LBF_3643© Institut Lumière / Photo Loïc Benoit


The time has come to introduce a film, the very first of Lumière 2015. A warm voice rumbles with passion up to the very top row of the perfectly attuned crowd in the huge sold-out venue. "Two minutes, no more," he promises. It'll end up being 25, counting the applause! It is the time of Vincent Lindon, the admirable actor who has come to express his admiration… to the die-hard film buffs of Lyon: "Thank you for coming without your iPhones!" and for his craft: "I love seeing the work of others (...) We shouldn't be afraid to see amazing films. It's not because I'll see twelve movies with Jean Gabin that immediately the next day, arriving on set, I'll gripe, 'Let me tell you something!' But I'll observe how an actor moves, the way he takes his time, how he handles silences, and a lasting impression will be made, or not, two years later, ten years later."

LBF_3647© Institut Lumière / Photo Loïc Benoit

He also expresses his admiration for the cinema of Duvivier. "One thing that's always driven me mad in this business: those who are abnormally well-considered and those who are abnormally NOT well-considered. One of the tragedies for an artist is not to be held in high regard at the right time, when he needs it!" Vincent Lindon thus derides the New Wave that incessantly apologized for its parricide attempts (of other filmmakers) with consistent insincerity. "At the time, only Renoir acknowledged Duvivier's talent. Renoir, and Gabin, since the latter shot films with him!" Vincent Lindon compares what he considers the daring modernity of Deadlier Than the Male to George Stevens' A Place in the Sun (1951), whose similar cruelty would no longer find its place in today's studio system.
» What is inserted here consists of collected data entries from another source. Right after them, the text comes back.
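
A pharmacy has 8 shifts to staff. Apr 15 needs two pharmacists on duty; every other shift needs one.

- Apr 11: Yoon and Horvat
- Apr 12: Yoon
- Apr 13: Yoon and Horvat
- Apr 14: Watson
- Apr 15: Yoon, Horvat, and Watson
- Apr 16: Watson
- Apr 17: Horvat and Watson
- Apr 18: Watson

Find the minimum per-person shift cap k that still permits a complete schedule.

With 3 pharmacists and 9 worker-slots to fill, someone must work at least ⌈9/3⌉ = 3 shifts, so k ≥ 3.
k = 3 works: Apr 11→Yoon, Apr 12→Yoon, Apr 13→Horvat, Apr 14→Watson, Apr 15→Yoon+Horvat, Apr 16→Watson, Apr 17→Horvat, Apr 18→Watson.
Loads: Yoon 3, Horvat 3, Watson 3 — all ≤ 3.

3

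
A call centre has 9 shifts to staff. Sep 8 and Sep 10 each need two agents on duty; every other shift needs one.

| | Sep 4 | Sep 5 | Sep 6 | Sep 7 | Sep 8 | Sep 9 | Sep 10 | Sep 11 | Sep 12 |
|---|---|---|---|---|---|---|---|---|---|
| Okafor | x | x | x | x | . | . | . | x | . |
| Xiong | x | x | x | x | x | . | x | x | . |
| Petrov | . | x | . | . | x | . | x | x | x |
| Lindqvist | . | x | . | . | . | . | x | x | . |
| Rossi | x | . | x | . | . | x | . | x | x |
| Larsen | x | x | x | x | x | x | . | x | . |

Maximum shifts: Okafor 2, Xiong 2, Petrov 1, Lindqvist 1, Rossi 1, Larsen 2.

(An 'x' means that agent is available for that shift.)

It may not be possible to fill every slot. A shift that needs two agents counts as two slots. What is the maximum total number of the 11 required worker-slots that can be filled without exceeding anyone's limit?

9

Total capacity across all agents is 2+2+1+1+1+2 = 9, and 11 slots are needed, so at most 9 can be filled.
An assignment achieving 9: Sep 4→Okafor, Sep 6→Larsen, Sep 7→Okafor, Sep 8→Xiong+Larsen, Sep 9→Rossi, Sep 10→Xiong+Lindqvist, Sep 12→Petrov.
Loads: Okafor 2/2, Xiong 2/2, Petrov 1/1, Lindqvist 1/1, Rossi 1/1, Larsen 2/2.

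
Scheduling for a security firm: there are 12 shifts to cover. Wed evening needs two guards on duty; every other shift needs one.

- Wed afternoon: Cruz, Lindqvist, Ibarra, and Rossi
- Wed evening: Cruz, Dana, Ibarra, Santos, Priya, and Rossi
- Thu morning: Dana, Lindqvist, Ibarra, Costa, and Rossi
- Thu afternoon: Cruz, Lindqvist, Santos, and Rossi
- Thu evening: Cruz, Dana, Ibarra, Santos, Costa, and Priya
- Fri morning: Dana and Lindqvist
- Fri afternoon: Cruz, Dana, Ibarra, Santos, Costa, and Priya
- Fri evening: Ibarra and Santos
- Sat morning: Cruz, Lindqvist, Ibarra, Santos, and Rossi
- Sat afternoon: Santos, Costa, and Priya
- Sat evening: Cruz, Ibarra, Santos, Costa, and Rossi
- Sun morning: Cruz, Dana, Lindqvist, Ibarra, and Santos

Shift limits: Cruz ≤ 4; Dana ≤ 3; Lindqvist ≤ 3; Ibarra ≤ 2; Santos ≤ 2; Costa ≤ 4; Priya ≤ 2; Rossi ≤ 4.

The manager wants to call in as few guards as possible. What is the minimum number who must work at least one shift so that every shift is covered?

4

13 slots to fill and no one can take more than 4, so at least ⌈13/4⌉ = 4 guards are needed.
Cruz, Dana, Ibarra, and Costa alone can cover everything: Wed afternoon→Cruz, Wed evening→Cruz+Dana, Thu morning→Dana, Thu afternoon→Cruz, Thu evening→Costa, Fri morning→Dana, Fri afternoon→Costa, Fri evening→Ibarra, Sat morning→Cruz, Sat afternoon→Costa, Sat evening→Costa, Sun morning→Ibarra.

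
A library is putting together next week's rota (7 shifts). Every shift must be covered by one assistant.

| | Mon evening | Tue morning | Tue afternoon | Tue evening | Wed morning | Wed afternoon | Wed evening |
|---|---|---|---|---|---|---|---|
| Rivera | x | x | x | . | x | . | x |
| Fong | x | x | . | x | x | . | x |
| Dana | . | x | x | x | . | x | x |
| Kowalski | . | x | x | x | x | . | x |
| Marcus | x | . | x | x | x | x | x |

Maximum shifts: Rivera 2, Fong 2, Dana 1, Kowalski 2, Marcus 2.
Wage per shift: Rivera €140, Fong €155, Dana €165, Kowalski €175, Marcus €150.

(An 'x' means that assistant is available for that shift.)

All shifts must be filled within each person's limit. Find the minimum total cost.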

Finally, he lets us in on a trade secret in the form of a definitive aphorism: Describing the way Gabin moves in the film, how he handles the pots and pans, takes out a chicken from cold storage, Lindon explains that the actor is always right on key because "when you move well and the gestures are spot on, it's very, very difficult to get the speaking wrong!" And the lights go down in the theater. It is the hour of Voici le temps des Assassins.